I wish you could hear my granddaughter, Allissa, talk. Well, actually she babble-talks. Incessantly.
Allissa turned two in April. Linguistically she's on a par with a university freshman after a keg party.
The term "punch drunk" comes to mind. Words are her hooch.
Like for example, she has this book called Seek and Find Colors that literally you cannot show her enough times.
It contains approximately eighteen thousand pictures of animals, insects, plants, foods, and assorted other items ... all conveniently (and often creatively) color coded.
The idea is for the little kid to learn colors and objects all at one time. Like, a lemon is yellow so the lemon will be on the yellow page.
It's easy! I caught on the first time she showed it to me.
But what's so hysterical when it comes to Allissa is to watch her with that pointer finger at the ready, intently eyeballing the book, waiting to touch the object you name.
Or, if you want to skew the paradigm, you can do the pointing and ask her to do the identifying.

That's when the situation becomes almost unbearably adorable, inducing (for me anyway) a sensation of exquisite pain.
It goes thusly:
Q. Lissy, what color is this page?
A. Geen!
Green. I hope even if I live to be too old to laugh and cry at the same time (something I'm very good at ... perhaps because I practice so much), I will never forget the way Allissa says "green."
Geen!
On the wed red page, amid the strawberries and the roses and the tomatoes and the patent-leather maryjanes, there's a certain tiny bug with black dots on its back. Actually there are about fifty of them.
She zeroes in on the critters almost before you can ask the question.
Q. What're those, Liss?
A. Yaybug. Nuh yaybug ... nuh yaybug ... nuh yaybug!

Ladybug ... another ladybug ... another ladybug ... another ladybug!
I do not have words to describe the way it sounds. Nor have I made a YouTube.
Suffice it to say, the earnestly-innocent-precocious-cuteness factor goes out of the stratosphere and into the next galaxy, where reside such relentlessly awwwww-worthy things as beagle puppies, baby elephants, and yellow chickies newly hatched.

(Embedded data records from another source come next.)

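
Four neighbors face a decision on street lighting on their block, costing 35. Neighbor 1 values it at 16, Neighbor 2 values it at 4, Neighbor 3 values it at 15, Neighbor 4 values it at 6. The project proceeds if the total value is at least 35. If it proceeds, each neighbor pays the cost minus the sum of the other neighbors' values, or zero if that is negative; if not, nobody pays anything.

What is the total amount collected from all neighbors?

Total value 41 ≥ cost 35, so it is built.
Neighbor 1: others sum to 25; max(0, 35 - 25) = 10.
Neighbor 2: others sum to 37; max(0, 35 - 37) = 0.
Neighbor 3: others sum to 26; max(0, 35 - 26) = 9.
Neighbor 4: others sum to 35; max(0, 35 - 35) = 0.
Total collected = 10 + 0 + 9 + 0 = 19.

19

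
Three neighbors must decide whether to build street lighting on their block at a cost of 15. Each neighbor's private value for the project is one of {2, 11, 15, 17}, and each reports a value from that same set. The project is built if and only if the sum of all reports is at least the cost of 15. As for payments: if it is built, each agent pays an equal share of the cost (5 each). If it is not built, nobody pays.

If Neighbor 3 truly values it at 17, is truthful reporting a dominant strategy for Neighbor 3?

Yes

Check each profile of the others' reports and compare truth against every alternative report.
Others report (2, 2): truth gives 12, best alternative gives 12.
Others report (2, 11): truth gives 12, best alternative gives 12.
Others report (2, 15): truth gives 12, best alternative gives 12.
Others report (2, 17): truth gives 12, best alternative gives 12.
Others report (11, 2): truth gives 12, best alternative gives 12.
Others report (11, 11): truth gives 12, best alternative gives 12.
(Remaining 10 profiles checked similarly; truth is weakly best in each.)
In every case the truthful report is at least as good as any alternative, so it is a dominant strategy.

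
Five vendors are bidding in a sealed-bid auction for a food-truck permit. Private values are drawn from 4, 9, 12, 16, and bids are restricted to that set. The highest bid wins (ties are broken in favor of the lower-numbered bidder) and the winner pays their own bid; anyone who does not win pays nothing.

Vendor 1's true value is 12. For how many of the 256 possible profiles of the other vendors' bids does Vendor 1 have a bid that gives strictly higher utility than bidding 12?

16

Others bid (4, 4, 4, 4): truth gives 0; bid 4 gives 8 > 0. Violating.
Others bid (4, 4, 4, 9): truth gives 0; bid 9 gives 3 > 0. Violating.
Others bid (4, 4, 9, 4): truth gives 0; bid 9 gives 3 > 0. Violating.
Others bid (4, 4, 9, 9): truth gives 0; bid 9 gives 3 > 0. Violating.
Others bid (4, 4, 4, 12): truth gives 0; no alternative beats it.
Others bid (4, 4, 4, 16): truth gives 0; no alternative beats it.
(Checking all 256 profiles: 16 have a profitable deviation, 240 do not.)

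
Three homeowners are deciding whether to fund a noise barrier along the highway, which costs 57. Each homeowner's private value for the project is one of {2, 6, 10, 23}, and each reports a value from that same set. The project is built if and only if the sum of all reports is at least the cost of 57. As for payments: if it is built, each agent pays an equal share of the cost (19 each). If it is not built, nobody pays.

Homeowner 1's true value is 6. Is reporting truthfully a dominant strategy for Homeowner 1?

Yes

Check each profile of the others' reports and compare truth against every alternative report.
Others report (2, 2): truth gives 0, best alternative gives 0.
Others report (2, 6): truth gives 0, best alternative gives 0.
Others report (2, 10): truth gives 0, best alternative gives 0.
Others report (2, 23): truth gives 0, best alternative gives 0.
Others report (6, 2): truth gives 0, best alternative gives 0.
Others report (6, 6): truth gives 0, best alternative gives 0.
(Remaining 10 profiles checked similarly; truth is weakly best in each.)
In every case the truthful report is at least as good as any alternative, so it is a dominant strategy.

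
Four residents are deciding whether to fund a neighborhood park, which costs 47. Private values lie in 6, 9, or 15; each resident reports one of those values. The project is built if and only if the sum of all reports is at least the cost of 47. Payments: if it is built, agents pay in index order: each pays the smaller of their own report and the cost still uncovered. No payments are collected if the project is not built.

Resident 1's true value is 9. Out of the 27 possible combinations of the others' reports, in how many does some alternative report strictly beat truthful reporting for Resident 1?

1

Others report (15, 15, 15): truth gives 0; report 6 gives 3 > 0. Violating.
Others report (6, 6, 6): truth gives 0; no alternative beats it.
Others report (6, 6, 9): truth gives 0; no alternative beats it.
(Checking all 27 profiles: 1 has a profitable deviation, 26 do not.)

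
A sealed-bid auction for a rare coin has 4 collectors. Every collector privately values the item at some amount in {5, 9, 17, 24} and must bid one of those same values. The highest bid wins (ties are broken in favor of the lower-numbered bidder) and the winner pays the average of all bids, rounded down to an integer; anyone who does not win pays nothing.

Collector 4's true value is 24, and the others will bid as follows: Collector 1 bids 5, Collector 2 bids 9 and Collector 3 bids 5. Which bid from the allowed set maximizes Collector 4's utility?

17

Bid 5: loses, pays 0, utility 0.
Bid 9: loses, pays 0, utility 0.
Bid 17: wins, pays 9, utility 24 - 9 = 15.
Bid 24: wins, pays 10, utility 24 - 10 = 14.
The best choice is 17 with utility 15.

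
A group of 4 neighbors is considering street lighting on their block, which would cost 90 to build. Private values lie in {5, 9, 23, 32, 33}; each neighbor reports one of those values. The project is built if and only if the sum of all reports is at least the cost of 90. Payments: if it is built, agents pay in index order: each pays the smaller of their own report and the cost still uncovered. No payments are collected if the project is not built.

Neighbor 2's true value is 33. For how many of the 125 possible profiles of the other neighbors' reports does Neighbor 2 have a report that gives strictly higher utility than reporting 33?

Others report (5, 23, 32): truth gives 0; report 32 gives 1 > 0. Violating.
Others report (5, 23, 33): truth gives 0; report 32 gives 1 > 0. Violating.
Others report (5, 32, 23): truth gives 0; report 32 gives 1 > 0. Violating.
Others report (5, 32, 32): truth gives 0; report 23 gives 10 > 0. Violating.
Others report (5, 5, 5): truth gives 0; no alternative beats it.
Others report (5, 5, 9): truth gives 0; no alternative beats it.
(Checking all 125 profiles: 75 have a profitable deviation, 50 do not.)

75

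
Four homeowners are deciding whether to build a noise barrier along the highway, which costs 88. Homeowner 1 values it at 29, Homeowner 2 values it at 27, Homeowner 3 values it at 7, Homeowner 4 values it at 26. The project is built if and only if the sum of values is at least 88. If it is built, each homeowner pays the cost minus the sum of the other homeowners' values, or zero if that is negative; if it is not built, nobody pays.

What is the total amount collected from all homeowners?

Total value 89 ≥ cost 88, so it is built.
Homeowner 1: others sum to 60; max(0, 88 - 60) = 28.
Homeowner 2: others sum to 62; max(0, 88 - 62) = 26.
Homeowner 3: others sum to 82; max(0, 88 - 82) = 6.
Homeowner 4: others sum to 63; max(0, 88 - 63) = 25.
Total collected = 28 + 26 + 6 + 25 = 85.

85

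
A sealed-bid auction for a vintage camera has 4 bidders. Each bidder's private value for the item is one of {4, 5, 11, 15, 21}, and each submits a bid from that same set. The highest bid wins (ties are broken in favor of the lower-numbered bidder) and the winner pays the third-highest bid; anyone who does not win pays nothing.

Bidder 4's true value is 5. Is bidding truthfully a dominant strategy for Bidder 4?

Consider the case where Bidder 1 bids 4, Bidder 2 bids 4 and Bidder 3 bids 5.
Truthful bid 5: loses, pays 0, utility 0.
Bid 11 instead: wins, pays 4, utility 5 - 4 = 1.
Since 1 > 0, bidding 11 is strictly better here, so truthful bidding is not dominant.

No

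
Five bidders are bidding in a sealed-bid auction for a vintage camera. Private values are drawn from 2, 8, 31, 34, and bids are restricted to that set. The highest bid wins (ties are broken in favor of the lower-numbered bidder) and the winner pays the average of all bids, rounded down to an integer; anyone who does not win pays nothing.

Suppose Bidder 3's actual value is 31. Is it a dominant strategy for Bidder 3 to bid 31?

No

Consider the case where Bidder 1 bids 2, Bidder 2 bids 2, Bidder 4 bids 2 and Bidder 5 bids 2.
Truthful bid 31: wins, pays 7, utility 31 - 7 = 24.
Bid 8 instead: wins, pays 3, utility 31 - 3 = 28.
Since 28 > 24, bidding 8 is strictly better here, so truthful bidding is not dominant.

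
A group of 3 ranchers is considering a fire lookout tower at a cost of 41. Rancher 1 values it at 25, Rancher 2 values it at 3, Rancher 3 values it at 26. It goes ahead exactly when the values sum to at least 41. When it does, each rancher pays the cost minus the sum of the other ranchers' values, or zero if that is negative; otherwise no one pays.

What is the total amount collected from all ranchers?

Total value 54 ≥ cost 41, so it is built.
Rancher 1: others sum to 29; max(0, 41 - 29) = 12.
Rancher 2: others sum to 51; max(0, 41 - 51) = 0.
Rancher 3: others sum to 28; max(0, 41 - 28) = 13.
Total collected = 12 + 0 + 13 = 25.

25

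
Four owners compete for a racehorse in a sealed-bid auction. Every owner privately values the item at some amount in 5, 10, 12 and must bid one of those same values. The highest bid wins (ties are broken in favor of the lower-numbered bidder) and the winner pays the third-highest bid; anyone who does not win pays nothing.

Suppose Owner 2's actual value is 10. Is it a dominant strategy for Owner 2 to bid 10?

No

Consider the case where Owner 1 bids 5, Owner 3 bids 5 and Owner 4 bids 12.
Truthful bid 10: loses, pays 0, utility 0.
Bid 12 instead: wins, pays 5, utility 10 - 5 = 5.
Since 5 > 0, bidding 12 is strictly better here, so truthful bidding is not dominant.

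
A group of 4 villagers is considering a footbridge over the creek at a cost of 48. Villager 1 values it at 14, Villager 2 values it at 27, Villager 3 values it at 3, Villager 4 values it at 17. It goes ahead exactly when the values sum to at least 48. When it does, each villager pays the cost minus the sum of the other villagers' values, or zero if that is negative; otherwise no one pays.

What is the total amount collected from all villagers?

19

Total value 61 ≥ cost 48, so it is built.
Villager 1: others sum to 47; max(0, 48 - 47) = 1.
Villager 2: others sum to 34; max(0, 48 - 34) = 14.
Villager 3: others sum to 58; max(0, 48 - 58) = 0.
Villager 4: others sum to 44; max(0, 48 - 44) = 4.
Total collected = 1 + 14 + 0 + 4 = 19.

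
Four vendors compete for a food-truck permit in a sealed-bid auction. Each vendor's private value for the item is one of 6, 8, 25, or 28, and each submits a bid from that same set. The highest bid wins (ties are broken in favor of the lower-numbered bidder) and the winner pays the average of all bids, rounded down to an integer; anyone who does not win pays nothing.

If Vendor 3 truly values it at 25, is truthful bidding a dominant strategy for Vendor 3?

Consider the case where Vendor 1 bids 6, Vendor 2 bids 6 and Vendor 4 bids 6.
Truthful bid 25: wins, pays 10, utility 25 - 10 = 15.
Bid 8 instead: wins, pays 6, utility 25 - 6 = 19.
Since 19 > 15, bidding 8 is strictly better here, so truthful bidding is not dominant.

No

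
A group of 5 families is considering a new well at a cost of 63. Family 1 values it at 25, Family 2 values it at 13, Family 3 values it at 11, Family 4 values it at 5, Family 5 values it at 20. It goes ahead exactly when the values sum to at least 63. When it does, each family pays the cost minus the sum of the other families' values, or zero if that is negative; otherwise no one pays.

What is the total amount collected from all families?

Total value 74 ≥ cost 63, so it is built.
Family 1: others sum to 49; max(0, 63 - 49) = 14.
Family 2: others sum to 61; max(0, 63 - 61) = 2.
Family 3: others sum to 63; max(0, 63 - 63) = 0.
Family 4: others sum to 69; max(0, 63 - 69) = 0.
Family 5: others sum to 54; max(0, 63 - 54) = 9.
Total collected = 14 + 2 + 0 + 0 + 9 = 25.

25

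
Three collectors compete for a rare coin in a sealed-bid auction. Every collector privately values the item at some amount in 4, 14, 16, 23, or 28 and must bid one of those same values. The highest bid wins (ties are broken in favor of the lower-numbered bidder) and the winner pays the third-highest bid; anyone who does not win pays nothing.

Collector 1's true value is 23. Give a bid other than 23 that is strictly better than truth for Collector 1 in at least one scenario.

28

Suppose Collector 2 bids 4 and Collector 3 bids 28.
Bid 23: loses, pays 0, utility 0.
Bid 28: wins, pays 4, utility 23 - 4 = 19.
So bidding 28 beats truth here (19 > 0).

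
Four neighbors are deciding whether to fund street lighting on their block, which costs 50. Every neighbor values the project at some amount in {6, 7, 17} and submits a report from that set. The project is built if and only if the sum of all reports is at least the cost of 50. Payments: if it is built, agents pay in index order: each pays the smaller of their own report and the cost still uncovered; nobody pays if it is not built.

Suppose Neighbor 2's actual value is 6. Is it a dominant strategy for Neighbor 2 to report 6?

Yes

Check each profile of the others' reports and compare truth against every alternative report.
Others report (17, 17, 17): truth gives 0, best alternative gives -1.
Others report (6, 6, 6): truth gives 0, best alternative gives 0.
Others report (6, 6, 7): truth gives 0, best alternative gives 0.
Others report (6, 6, 17): truth gives 0, best alternative gives 0.
Others report (6, 7, 6): truth gives 0, best alternative gives 0.
Others report (6, 7, 7): truth gives 0, best alternative gives 0.
(Remaining 21 profiles checked similarly; truth is weakly best in each.)
In every case the truthful report is at least as good as any alternative, so it is a dominant strategy.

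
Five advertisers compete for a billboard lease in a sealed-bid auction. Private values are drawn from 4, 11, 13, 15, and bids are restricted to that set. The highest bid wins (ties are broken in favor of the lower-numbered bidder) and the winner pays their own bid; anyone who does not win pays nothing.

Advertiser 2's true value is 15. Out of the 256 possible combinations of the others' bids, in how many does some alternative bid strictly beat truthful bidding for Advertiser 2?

Others bid (4, 4, 4, 4): truth gives 0; bid 11 gives 4 > 0. Violating.
Others bid (4, 4, 4, 11): truth gives 0; bid 11 gives 4 > 0. Violating.
Others bid (4, 4, 4, 13): truth gives 0; bid 13 gives 2 > 0. Violating.
Others bid (4, 4, 11, 4): truth gives 0; bid 11 gives 4 > 0. Violating.
Others bid (4, 4, 4, 15): truth gives 0; no alternative beats it.
Others bid (4, 4, 11, 15): truth gives 0; no alternative beats it.
(Checking all 256 profiles: 54 have a profitable deviation, 202 do not.)

54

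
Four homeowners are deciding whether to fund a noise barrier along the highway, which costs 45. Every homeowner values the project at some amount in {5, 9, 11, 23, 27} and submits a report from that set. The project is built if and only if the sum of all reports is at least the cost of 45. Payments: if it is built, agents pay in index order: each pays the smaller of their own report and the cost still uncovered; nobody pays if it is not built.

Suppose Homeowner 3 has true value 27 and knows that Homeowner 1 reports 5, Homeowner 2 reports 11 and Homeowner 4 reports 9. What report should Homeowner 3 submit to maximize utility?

23

Report 5: project not built, utility 0.
Report 9: project not built, utility 0.
Report 11: project not built, utility 0.
Report 23: project built, pays 23, utility 27 - 23 = 4.
Report 27: project built, pays 27, utility 27 - 27 = 0.
The best choice is 23 with utility 4.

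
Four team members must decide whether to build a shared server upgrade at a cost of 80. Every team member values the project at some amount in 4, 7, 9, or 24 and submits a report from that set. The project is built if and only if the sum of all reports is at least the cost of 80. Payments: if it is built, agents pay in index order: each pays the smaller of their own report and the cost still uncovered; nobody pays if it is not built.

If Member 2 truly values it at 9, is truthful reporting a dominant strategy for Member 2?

Yes

Check each profile of the others' reports and compare truth against every alternative report.
Others report (4, 4, 4): truth gives 0, best alternative gives 0.
Others report (4, 4, 7): truth gives 0, best alternative gives 0.
Others report (4, 4, 9): truth gives 0, best alternative gives 0.
Others report (4, 4, 24): truth gives 0, best alternative gives 0.
Others report (4, 7, 4): truth gives 0, best alternative gives 0.
Others report (4, 7, 7): truth gives 0, best alternative gives 0.
(Remaining 58 profiles checked similarly; truth is weakly best in each.)
In every case the truthful report is at least as good as any alternative, so it is a dominant strategy.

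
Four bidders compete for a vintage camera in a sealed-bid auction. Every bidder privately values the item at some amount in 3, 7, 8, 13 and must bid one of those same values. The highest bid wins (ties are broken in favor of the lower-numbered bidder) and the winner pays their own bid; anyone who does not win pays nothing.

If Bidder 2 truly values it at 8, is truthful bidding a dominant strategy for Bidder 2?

No

Consider the case where Bidder 1 bids 3, Bidder 3 bids 3 and Bidder 4 bids 3.
Truthful bid 8: wins, pays 8, utility 8 - 8 = 0.
Bid 7 instead: wins, pays 7, utility 8 - 7 = 1.
Since 1 > 0, bidding 7 is strictly better here, so truthful bidding is not dominant.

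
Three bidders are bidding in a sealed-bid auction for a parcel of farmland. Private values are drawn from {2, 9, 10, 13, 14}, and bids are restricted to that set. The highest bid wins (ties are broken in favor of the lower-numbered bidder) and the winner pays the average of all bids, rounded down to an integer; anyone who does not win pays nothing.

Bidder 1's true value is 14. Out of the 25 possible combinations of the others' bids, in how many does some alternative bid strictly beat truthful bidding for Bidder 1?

Others bid (2, 2): truth gives 8; bid 2 gives 12 > 8. Violating.
Others bid (2, 9): truth gives 6; bid 9 gives 8 > 6. Violating.
Others bid (2, 10): truth gives 6; bid 10 gives 7 > 6. Violating.
Others bid (9, 2): truth gives 6; bid 9 gives 8 > 6. Violating.
Others bid (2, 13): truth gives 5; no alternative beats it.
Others bid (2, 14): truth gives 4; no alternative beats it.
(Checking all 25 profiles: 11 have a profitable deviation, 14 do not.)

11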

So today when I was at the store and I saw a ladybug-themed windchime for five dollars?
And I was in the market, as it were?
I bought it and, upon arriving home, I installed it.
Every time I look at it I hear that sweet little voice.
Yaybug! ... nuh yaybug nuh yaybug nuh yaybug!
I wish everyone in the world could hear her say it at least once. Before she learns how to pronounce her l's and d's and th's and r's like a big girl ... and her two-year-old yaybug-loving self is gone forever.